The owner argued that the economic loss doctrine should not bar its negligence claims against TTE and CCL. First, the owner asserted that TTE’s and CCL’s negligence contributed to the unstable condition of the structure. The owner claimed that, although no personal injuries had been suffered, there was an imminent risk of danger and safety concerns to the public resulting from the instability and that this condition should trump the application of the doctrine. The Supreme Court disagreed and held that the economic loss doctrine applies notwithstanding the presence of an imminent risk of danger. This is an important pronouncement from the Court. An owner would literally have to wait for its unstable structure to fall to the ground and potentially injure or kill its employees or members of the public at large before it could sue certain contractors or design professionals in negligence for construction or design flaws. Second, the owner argued that it should be permitted to seek recovery from TTE and CCL because both entities were professionals who provided services (rather than tangible products). Again the Supreme Court disagreed, holding that the economic loss doctrine applies to claims against design professionals who provide only professional services.

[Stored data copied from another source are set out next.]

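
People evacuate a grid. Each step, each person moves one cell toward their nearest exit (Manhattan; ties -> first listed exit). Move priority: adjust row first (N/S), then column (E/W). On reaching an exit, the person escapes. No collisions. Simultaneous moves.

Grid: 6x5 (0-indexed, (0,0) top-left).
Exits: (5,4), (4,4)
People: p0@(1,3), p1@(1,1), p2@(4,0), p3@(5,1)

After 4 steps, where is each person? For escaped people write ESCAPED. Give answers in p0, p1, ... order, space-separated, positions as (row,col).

Step 1: p0:(1,3)->(2,3) | p1:(1,1)->(2,1) | p2:(4,0)->(4,1) | p3:(5,1)->(5,2)
Step 2: p0:(2,3)->(3,3) | p1:(2,1)->(3,1) | p2:(4,1)->(4,2) | p3:(5,2)->(5,3)
Step 3: p0:(3,3)->(4,3) | p1:(3,1)->(4,1) | p2:(4,2)->(4,3) | p3:(5,3)->(5,4)->EXIT
Step 4: p0:(4,3)->(4,4)->EXIT | p1:(4,1)->(4,2) | p2:(4,3)->(4,4)->EXIT | p3:escaped

ESCAPED (4,2) ESCAPED ESCAPED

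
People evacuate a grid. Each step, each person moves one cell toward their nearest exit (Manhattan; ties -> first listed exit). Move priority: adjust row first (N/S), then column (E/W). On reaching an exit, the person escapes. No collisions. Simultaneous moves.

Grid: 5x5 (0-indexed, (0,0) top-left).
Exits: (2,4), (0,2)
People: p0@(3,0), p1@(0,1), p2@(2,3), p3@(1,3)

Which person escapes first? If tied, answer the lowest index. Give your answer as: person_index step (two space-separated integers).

Step 1: p0:(3,0)->(2,0) | p1:(0,1)->(0,2)->EXIT | p2:(2,3)->(2,4)->EXIT | p3:(1,3)->(2,3)
Step 2: p0:(2,0)->(2,1) | p1:escaped | p2:escaped | p3:(2,3)->(2,4)->EXIT
Step 3: p0:(2,1)->(2,2) | p1:escaped | p2:escaped | p3:escaped
Step 4: p0:(2,2)->(2,3) | p1:escaped | p2:escaped | p3:escaped
Step 5: p0:(2,3)->(2,4)->EXIT | p1:escaped | p2:escaped | p3:escaped
Exit steps: [5, 1, 1, 2]
First to escape: p1 at step 1

Answer: 1 1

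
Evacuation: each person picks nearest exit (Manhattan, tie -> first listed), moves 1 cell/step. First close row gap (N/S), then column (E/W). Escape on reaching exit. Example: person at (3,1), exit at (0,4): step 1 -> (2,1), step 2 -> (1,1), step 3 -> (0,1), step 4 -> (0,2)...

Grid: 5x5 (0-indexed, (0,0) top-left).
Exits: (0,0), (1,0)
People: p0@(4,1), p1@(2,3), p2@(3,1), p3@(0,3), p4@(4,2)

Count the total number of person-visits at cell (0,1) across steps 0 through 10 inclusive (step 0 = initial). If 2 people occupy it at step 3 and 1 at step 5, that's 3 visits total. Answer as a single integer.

Step 0: p0@(4,1) p1@(2,3) p2@(3,1) p3@(0,3) p4@(4,2) -> at (0,1): 0 [-], cum=0
Step 1: p0@(3,1) p1@(1,3) p2@(2,1) p3@(0,2) p4@(3,2) -> at (0,1): 0 [-], cum=0
Step 2: p0@(2,1) p1@(1,2) p2@(1,1) p3@(0,1) p4@(2,2) -> at (0,1): 1 [p3], cum=1
Step 3: p0@(1,1) p1@(1,1) p2@ESC p3@ESC p4@(1,2) -> at (0,1): 0 [-], cum=1
Step 4: p0@ESC p1@ESC p2@ESC p3@ESC p4@(1,1) -> at (0,1): 0 [-], cum=1
Step 5: p0@ESC p1@ESC p2@ESC p3@ESC p4@ESC -> at (0,1): 0 [-], cum=1
Total visits = 1

Answer: 1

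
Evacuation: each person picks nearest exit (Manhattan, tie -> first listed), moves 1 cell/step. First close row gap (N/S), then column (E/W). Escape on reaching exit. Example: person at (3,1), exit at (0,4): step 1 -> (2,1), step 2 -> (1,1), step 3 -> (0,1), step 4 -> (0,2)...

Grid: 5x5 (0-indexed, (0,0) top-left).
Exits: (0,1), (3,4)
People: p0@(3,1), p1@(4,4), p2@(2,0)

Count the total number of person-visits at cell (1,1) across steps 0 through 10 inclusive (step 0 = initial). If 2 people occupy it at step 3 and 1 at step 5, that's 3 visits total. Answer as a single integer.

Answer: 1

Derivation:
Step 0: p0@(3,1) p1@(4,4) p2@(2,0) -> at (1,1): 0 [-], cum=0
Step 1: p0@(2,1) p1@ESC p2@(1,0) -> at (1,1): 0 [-], cum=0
Step 2: p0@(1,1) p1@ESC p2@(0,0) -> at (1,1): 1 [p0], cum=1
Step 3: p0@ESC p1@ESC p2@ESC -> at (1,1): 0 [-], cum=1
Total visits = 1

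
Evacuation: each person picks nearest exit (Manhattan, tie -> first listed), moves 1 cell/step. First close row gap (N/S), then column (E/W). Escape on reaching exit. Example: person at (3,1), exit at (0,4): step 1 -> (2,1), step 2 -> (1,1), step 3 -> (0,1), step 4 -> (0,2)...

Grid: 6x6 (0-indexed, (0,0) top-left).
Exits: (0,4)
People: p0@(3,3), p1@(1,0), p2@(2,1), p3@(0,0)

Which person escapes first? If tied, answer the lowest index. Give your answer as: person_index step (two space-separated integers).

Step 1: p0:(3,3)->(2,3) | p1:(1,0)->(0,0) | p2:(2,1)->(1,1) | p3:(0,0)->(0,1)
Step 2: p0:(2,3)->(1,3) | p1:(0,0)->(0,1) | p2:(1,1)->(0,1) | p3:(0,1)->(0,2)
Step 3: p0:(1,3)->(0,3) | p1:(0,1)->(0,2) | p2:(0,1)->(0,2) | p3:(0,2)->(0,3)
Step 4: p0:(0,3)->(0,4)->EXIT | p1:(0,2)->(0,3) | p2:(0,2)->(0,3) | p3:(0,3)->(0,4)->EXIT
Step 5: p0:escaped | p1:(0,3)->(0,4)->EXIT | p2:(0,3)->(0,4)->EXIT | p3:escaped
Exit steps: [4, 5, 5, 4]
First to escape: p0 at step 4

Answer: 0 4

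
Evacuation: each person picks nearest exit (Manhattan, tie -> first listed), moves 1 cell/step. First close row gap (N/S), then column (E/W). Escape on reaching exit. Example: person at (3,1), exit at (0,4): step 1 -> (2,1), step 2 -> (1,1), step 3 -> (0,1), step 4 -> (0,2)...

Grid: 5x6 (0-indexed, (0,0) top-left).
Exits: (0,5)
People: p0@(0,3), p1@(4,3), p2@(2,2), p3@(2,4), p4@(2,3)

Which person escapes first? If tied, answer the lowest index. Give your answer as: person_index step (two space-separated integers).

Answer: 0 2

Derivation:
Step 1: p0:(0,3)->(0,4) | p1:(4,3)->(3,3) | p2:(2,2)->(1,2) | p3:(2,4)->(1,4) | p4:(2,3)->(1,3)
Step 2: p0:(0,4)->(0,5)->EXIT | p1:(3,3)->(2,3) | p2:(1,2)->(0,2) | p3:(1,4)->(0,4) | p4:(1,3)->(0,3)
Step 3: p0:escaped | p1:(2,3)->(1,3) | p2:(0,2)->(0,3) | p3:(0,4)->(0,5)->EXIT | p4:(0,3)->(0,4)
Step 4: p0:escaped | p1:(1,3)->(0,3) | p2:(0,3)->(0,4) | p3:escaped | p4:(0,4)->(0,5)->EXIT
Step 5: p0:escaped | p1:(0,3)->(0,4) | p2:(0,4)->(0,5)->EXIT | p3:escaped | p4:escaped
Step 6: p0:escaped | p1:(0,4)->(0,5)->EXIT | p2:escaped | p3:escaped | p4:escaped
Exit steps: [2, 6, 5, 3, 4]
First to escape: p0 at step 2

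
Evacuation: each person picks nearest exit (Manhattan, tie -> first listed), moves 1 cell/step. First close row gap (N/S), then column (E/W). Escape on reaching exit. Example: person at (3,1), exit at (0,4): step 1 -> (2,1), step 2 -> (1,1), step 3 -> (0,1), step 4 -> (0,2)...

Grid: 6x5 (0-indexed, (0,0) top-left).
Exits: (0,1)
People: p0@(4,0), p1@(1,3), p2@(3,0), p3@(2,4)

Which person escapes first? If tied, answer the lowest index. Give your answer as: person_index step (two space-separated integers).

Step 1: p0:(4,0)->(3,0) | p1:(1,3)->(0,3) | p2:(3,0)->(2,0) | p3:(2,4)->(1,4)
Step 2: p0:(3,0)->(2,0) | p1:(0,3)->(0,2) | p2:(2,0)->(1,0) | p3:(1,4)->(0,4)
Step 3: p0:(2,0)->(1,0) | p1:(0,2)->(0,1)->EXIT | p2:(1,0)->(0,0) | p3:(0,4)->(0,3)
Step 4: p0:(1,0)->(0,0) | p1:escaped | p2:(0,0)->(0,1)->EXIT | p3:(0,3)->(0,2)
Step 5: p0:(0,0)->(0,1)->EXIT | p1:escaped | p2:escaped | p3:(0,2)->(0,1)->EXIT
Exit steps: [5, 3, 4, 5]
First to escape: p1 at step 3

Answer: 1 3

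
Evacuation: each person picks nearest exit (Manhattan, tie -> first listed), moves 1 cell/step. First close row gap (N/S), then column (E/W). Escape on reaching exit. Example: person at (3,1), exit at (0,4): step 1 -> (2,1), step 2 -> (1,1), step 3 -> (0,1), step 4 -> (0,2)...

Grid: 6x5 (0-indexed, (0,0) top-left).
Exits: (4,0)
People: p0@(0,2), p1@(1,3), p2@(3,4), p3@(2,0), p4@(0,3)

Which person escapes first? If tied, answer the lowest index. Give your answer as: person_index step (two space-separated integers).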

The Court ultimately held that “there is no liability in tort to the owner of a major construction project for pure economic loss caused unintentionally by contractors, subcontractors, engineers, design professionals, or others engaged in the project with whom the project owner, whether or not technically in privity of contract, is connected through a network or chain of contracts.” Id. at 740. While the owner in IMCPL may have had recourse for certain of its losses and claims, its remedies were against only those with whom it had directly contracted. Contractors and design professionals in Indiana are clearly insulated from potential tort liability when the owner (or another contractor) seeks recovery for economic losses (i.e. costs of repair or replacement, diminution in value, lost profits, etc.).